Sunday, June 29, 2008

The Blessed Sameness of Barnes & Noble

I've been living in Montgomery, Alabama, for just about a month now.  Montgomery's quite a nice little Southern city.  There's the AA minor league baseball team - the Montgomery Biscuits (yes, really, the Biscuits) - and the Shakespeare festival I haven't been to yet and a few pockets of sophistication nestled in among the meat-and-threes and the Confederate memorials and the shocking display on George Wallace in the state archives. 

Still, aside from my two-year stint in Moscow, this is the first time in my life I've lived in a city where you can't have the New York Times delivered to your doorstep.  After a month, the novelty of returning to the world of grits, bibles, and flying roaches was beginning to wear off.  This week was hot, the Alabama criminal justice system is depressing, and federalism was getting me down.  I needed a shot of cosmopolitanism.  So I went to Barnes & Noble.

Oh, I know I'm supposed to lament the advent of stores like Barnes & Noble.  Displacing the local bookstore, bulldozing regional variation, imposing that nowhereland retail chain sameness in town after American town.  You're all good liberals; you know the rant.

But here's the secret.  Today, I love Barnes & Noble.  Today, that sameness - that reliable green lettering, those wooden shelves so predictably stocked - is no less than a blessing.  Is like central air on a muggy afternoon.  Is restorative.  Is comforting.  Is the sameness not of blight, but of cosmopolitan promise.  And is definitely the only place in Montgomery that sells vegetarian cookbooks.

I bought: Moosewood Restaurant Simple Suppers: Fresh Ideas for the Weeknight Table; The Ten Year Nap, a new novel by Meg Wolitzer I discovered while browsing the Atlantic Monthly in the periodical aisle; 2007 Best American Short Stories, edited, somewhat alarmingly, by Stephen King; and the collected poems of Philip Larken.  It was a beautiful splurge.  I feel renewed and ready to do battle with habeas corpus law (and Alabama roaches) once again.

2 comments:

Joyce Cheng said...

I think this comment about B&N is very honest and revealing about American culture and the age of corporate capitalism.

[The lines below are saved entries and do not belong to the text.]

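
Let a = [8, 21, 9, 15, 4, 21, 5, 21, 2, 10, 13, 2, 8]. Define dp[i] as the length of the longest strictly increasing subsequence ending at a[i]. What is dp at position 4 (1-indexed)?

3

dp[i] = 1 + max{dp[j] : j<i, a[j]<a[i]} (or 1 if no such j):
i:      1  2  3  4  5  6  7  8  9 10 11 12 13
a[i]:   8 21  9 15  4 21  5 21  2 10 13  2  8
dp:     1  2  2  3  1  4  2  4  1  3  4  1  3
At index 4 the value is 3.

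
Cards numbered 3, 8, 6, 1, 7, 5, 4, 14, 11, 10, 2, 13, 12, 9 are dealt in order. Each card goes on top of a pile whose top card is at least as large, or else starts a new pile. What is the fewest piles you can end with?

Place each on the leftmost legal pile:
3 → new pile 1 (tops now [3])
8 → new pile 2 (tops now [3, 8])
6 → pile 2 (tops now [3, 6])
1 → pile 1 (tops now [1, 6])
7 → new pile 3 (tops now [1, 6, 7])
5 → pile 2 (tops now [1, 5, 7])
4 → pile 2 (tops now [1, 4, 7])
14 → new pile 4 (tops now [1, 4, 7, 14])
11 → pile 4 (tops now [1, 4, 7, 11])
10 → pile 4 (tops now [1, 4, 7, 10])
2 → pile 2 (tops now [1, 2, 7, 10])
13 → new pile 5 (tops now [1, 2, 7, 10, 13])
12 → pile 5 (tops now [1, 2, 7, 10, 12])
9 → pile 4 (tops now [1, 2, 7, 9, 12])
Five piles.

5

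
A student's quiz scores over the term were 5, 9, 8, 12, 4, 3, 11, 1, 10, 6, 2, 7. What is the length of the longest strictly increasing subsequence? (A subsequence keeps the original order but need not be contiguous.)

Track the smallest tail for each achievable length (strict):
5 → extends → [5]
9 → extends → [5, 9]
8 → replaces 9 → [5, 8]
12 → extends → [5, 8, 12]
4 → replaces 5 → [4, 8, 12]
3 → replaces 4 → [3, 8, 12]
11 → replaces 12 → [3, 8, 11]
1 → replaces 3 → [1, 8, 11]
10 → replaces 11 → [1, 8, 10]
6 → replaces 8 → [1, 6, 10]
2 → replaces 6 → [1, 2, 10]
7 → replaces 10 → [1, 2, 7]
Three tails, so the longest strictly increasing subsequence has length 3 (e.g. 5, 9, 12).

3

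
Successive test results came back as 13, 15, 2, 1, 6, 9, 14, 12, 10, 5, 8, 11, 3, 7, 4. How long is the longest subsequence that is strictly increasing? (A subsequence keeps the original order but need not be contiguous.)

Let dp[i] be the length of the longest such subsequence ending at index i:
i:      1  2  3  4  5  6  7  8  9 10 11 12 13 14 15
a[i]:  13 15  2  1  6  9 14 12 10  5  8 11  3  7  4
dp:     1  2  1  1  2  3  4  4  4  2  3  5  2  3  3
Maximum dp value is 5.

5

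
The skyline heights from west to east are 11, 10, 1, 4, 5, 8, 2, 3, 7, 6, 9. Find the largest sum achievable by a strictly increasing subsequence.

27

Let S[i] be the best sum of a strictly increasing subsequence ending at i:
i:      1  2  3  4  5  6  7  8  9 10 11
a[i]:  11 10  1  4  5  8  2  3  7  6  9
S:     11 10  1  5 10 18  3  6 17 16 27
Maximum is 27 (e.g. 1 + 4 + 5 + 8 + 9).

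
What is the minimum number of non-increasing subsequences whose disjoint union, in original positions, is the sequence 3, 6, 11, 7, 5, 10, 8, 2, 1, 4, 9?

5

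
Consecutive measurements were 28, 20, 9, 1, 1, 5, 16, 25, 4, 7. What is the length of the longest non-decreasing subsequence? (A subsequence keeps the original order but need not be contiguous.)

5

Track the smallest tail for each achievable length (allowing ties):
28 → extends → [28]
20 → replaces 28 → [20]
9 → replaces 20 → [9]
1 → replaces 9 → [1]
1 → extends → [1, 1]
5 → extends → [1, 1, 5]
16 → extends → [1, 1, 5, 16]
25 → extends → [1, 1, 5, 16, 25]
4 → replaces 5 → [1, 1, 4, 16, 25]
7 → replaces 16 → [1, 1, 4, 7, 25]
Five tails, so the longest non-decreasing subsequence has length 5 (e.g. 1, 1, 5, 16, 25).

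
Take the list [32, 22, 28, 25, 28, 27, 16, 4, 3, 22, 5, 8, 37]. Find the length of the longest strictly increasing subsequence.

4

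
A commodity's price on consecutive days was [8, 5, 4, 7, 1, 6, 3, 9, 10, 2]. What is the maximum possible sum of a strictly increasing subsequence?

Let S[i] be the best sum of a strictly increasing subsequence ending at i:
i:      1  2  3  4  5  6  7  8  9 10
a[i]:   8  5  4  7  1  6  3  9 10  2
S:      8  5  4 12  1 11  4 21 31  3
Maximum is 31 (e.g. 5 + 7 + 9 + 10).

31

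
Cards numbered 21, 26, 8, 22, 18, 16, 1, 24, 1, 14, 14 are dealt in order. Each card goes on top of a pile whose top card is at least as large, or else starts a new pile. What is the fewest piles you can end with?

3

Place each on the leftmost legal pile:
21 → new pile 1 (tops now [21])
26 → new pile 2 (tops now [21, 26])
8 → pile 1 (tops now [8, 26])
22 → pile 2 (tops now [8, 22])
18 → pile 2 (tops now [8, 18])
16 → pile 2 (tops now [8, 16])
1 → pile 1 (tops now [1, 16])
24 → new pile 3 (tops now [1, 16, 24])
1 → pile 1 (tops now [1, 16, 24])
14 → pile 2 (tops now [1, 14, 24])
14 → pile 2 (tops now [1, 14, 24])
Three piles.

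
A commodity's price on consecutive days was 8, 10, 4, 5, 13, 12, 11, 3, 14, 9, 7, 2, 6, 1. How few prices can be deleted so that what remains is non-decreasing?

Fewest deletions = n − (longest non-decreasing subsequence).
Patience tails:
8 → extends → [8]
10 → extends → [8, 10]
4 → replaces 8 → [4, 10]
5 → replaces 10 → [4, 5]
13 → extends → [4, 5, 13]
12 → replaces 13 → [4, 5, 12]
11 → replaces 12 → [4, 5, 11]
3 → replaces 4 → [3, 5, 11]
14 → extends → [3, 5, 11, 14]
9 → replaces 11 → [3, 5, 9, 14]
7 → replaces 9 → [3, 5, 7, 14]
2 → replaces 3 → [2, 5, 7, 14]
6 → replaces 7 → [2, 5, 6, 14]
1 → replaces 2 → [1, 5, 6, 14]
Longest non-decreasing subsequence has length 4, so deletions = 14 − 4 = 10.

10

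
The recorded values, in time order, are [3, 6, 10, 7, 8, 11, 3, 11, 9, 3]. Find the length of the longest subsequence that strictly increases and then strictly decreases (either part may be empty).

7

inc[i] = longest strictly increasing subsequence ending at i; dec[i] = longest strictly decreasing subsequence starting at i:
i:      1  2  3  4  5  6  7  8  9 10
a[i]:   3  6 10  7  8 11  3 11  9  3
inc:    1  2  3  3  4  5  1  5  5  1
dec:    1  2  3  2  2  3  1  3  2  1
Best peak at i=6 (value 11): inc=5, dec=3, length 5+3−1 = 7.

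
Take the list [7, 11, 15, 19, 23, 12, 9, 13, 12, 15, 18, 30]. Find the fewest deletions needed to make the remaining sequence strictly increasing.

Fewest deletions = n − (longest strictly increasing subsequence).
i:      1  2  3  4  5  6  7  8  9 10 11 12
a[i]:   7 11 15 19 23 12  9 13 12 15 18 30
dp:     1  2  3  4  5  3  2  4  3  5  6  7
max dp = 7, so deletions = 12 − 7 = 5.

5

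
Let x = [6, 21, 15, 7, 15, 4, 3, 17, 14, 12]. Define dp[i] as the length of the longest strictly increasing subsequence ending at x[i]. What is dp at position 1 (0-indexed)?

2

dp[i] = 1 + max{dp[j] : j<i, x[j]<x[i]} (or 1 if no such j):
i:      0  1  2  3  4  5  6  7  8  9
x[i]:   6 21 15  7 15  4  3 17 14 12
dp:     1  2  2  2  3  1  1  4  3  3
At index 1 the value is 2.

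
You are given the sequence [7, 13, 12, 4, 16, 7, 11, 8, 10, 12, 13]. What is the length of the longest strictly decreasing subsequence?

4

Let dp[i] be the longest strictly decreasing subsequence ending at i:
i:      1  2  3  4  5  6  7  8  9 10 11
a[i]:   7 13 12  4 16  7 11  8 10 12 13
dp:     1  1  2  3  1  3  3  4  4  2  2
Maximum is 4.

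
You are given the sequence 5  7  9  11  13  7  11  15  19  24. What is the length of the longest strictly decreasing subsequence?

2

Negate each value so 'decreasing' becomes 'increasing', then run patience tails on the negated sequence:
-5 → extends → [-5]
-7 → replaces -5 → [-7]
-9 → replaces -7 → [-9]
-11 → replaces -9 → [-11]
-13 → replaces -11 → [-13]
-7 → extends → [-13, -7]
-11 → replaces -7 → [-13, -11]
-15 → replaces -13 → [-15, -11]
-19 → replaces -15 → [-19, -11]
-24 → replaces -19 → [-24, -11]
Two tails, so the longest strictly decreasing subsequence of the original has length 2.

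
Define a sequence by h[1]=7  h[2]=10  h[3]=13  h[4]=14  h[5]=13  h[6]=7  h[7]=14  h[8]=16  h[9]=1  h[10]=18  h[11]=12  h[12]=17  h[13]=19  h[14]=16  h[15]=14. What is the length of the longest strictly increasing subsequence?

Let dp[i] be the length of the longest such subsequence ending at index i:
i:      1  2  3  4  5  6  7  8  9 10 11 12 13 14 15
h[i]:   7 10 13 14 13  7 14 16  1 18 12 17 19 16 14
dp:     1  2  3  4  3  1  4  5  1  6  3  6  7  5  4
Maximum dp value is 7.

7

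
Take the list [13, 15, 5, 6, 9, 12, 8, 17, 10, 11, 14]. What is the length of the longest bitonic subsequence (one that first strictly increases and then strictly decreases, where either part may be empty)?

inc[i] = longest strictly increasing subsequence ending at i; dec[i] = longest strictly decreasing subsequence starting at i:
i:      1  2  3  4  5  6  7  8  9 10 11
a[i]:  13 15  5  6  9 12  8 17 10 11 14
inc:    1  2  1  2  3  4  3  5  4  5  6
dec:    3  3  1  1  2  2  1  2  1  1  1
Best peak at i=8 (value 17): inc=5, dec=2, length 5+2−1 = 6.

6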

I have always suspected that western capitalism has, for better or worse, taken over what used to be the responsibility of the Roman Catholic church. To feel that, wherever you go in the world, you can walk into a Catholic parish and (granted that colors, language and aesthetic might be different) it's going to smell and sound the same as your home - that feeling is now reserved for Barnes & Noble, MacDonald's, etc.

In the Middle Ages, the Catholic church could be accused of packaging culture: same "corporation" in charge of art, architecture, music, literature, metaphysics, ethics. At the same time, it is not true that it has homogenized the world. A Flemish Madonna looks nothing like an Italian one, for example. Can we, however, say the same of corporate capitalism?

What Laura is pointing out is that Barnes & Noble might be the only and best source of culture in many places in the US. It is good that it's there, then, but I don't think that we have the right to be content with that.

Joyce Cheng said...

I have one more thing to add in concert to Laura's B&N sentiment.

The other day, I shopped at Macy's and had to give my zip code as I paid for my purchases. The young lady at the cash register immediately recognized my "60615" and said, "You live in Hyde Park?" To which I responded, delighted, "Yes." She said, "I know, I used to live there too, I was born in Hyde Park." We went on a brief discussion about the neighborhood: I told her that I like it very much, but she lamented that "it ain't the way it used to be." Why not?

"All the old stores are gone," she said.

I nodded in agreement, but I immediately assumed that she was referring to the old mom & pap shops and boutiques that have perhaps disappeared even before I moved down here.

"The McDonald's gone, you know, the one on 53rd street," she said.

"But there is another McDonald's, and it's just as nice," I protested, referring to the one next to the gas station.

"But it's gotta be THAT ONE," she said, "I used to have my birthday parties there."

There, I believe, is the American life. Laura is right that B&N is the best source of culture in many places in the US, and I might add that the local McDonald's might be the best locus for that irreplaceable feeling of community in many places. The lady from Hyde Park was a black American, but I suspect that McDonald's also transcends race and ethnicity. Disturbingly, capitalism does fulfill its promise: it brings people together.

Once again, the Catholic church used to play that role of bringing different peoples together, and it has been replaced by capitalism. Is there, however, something that is missed in the capitalist form of together-ness? Might it have to do with the fact that the old way was a triangular relationship (God-church-people) whereas the new way is a two-way street (commodity-people)?

The stool is missing a third leg, I suggest, which is why it is only holding up very precariously.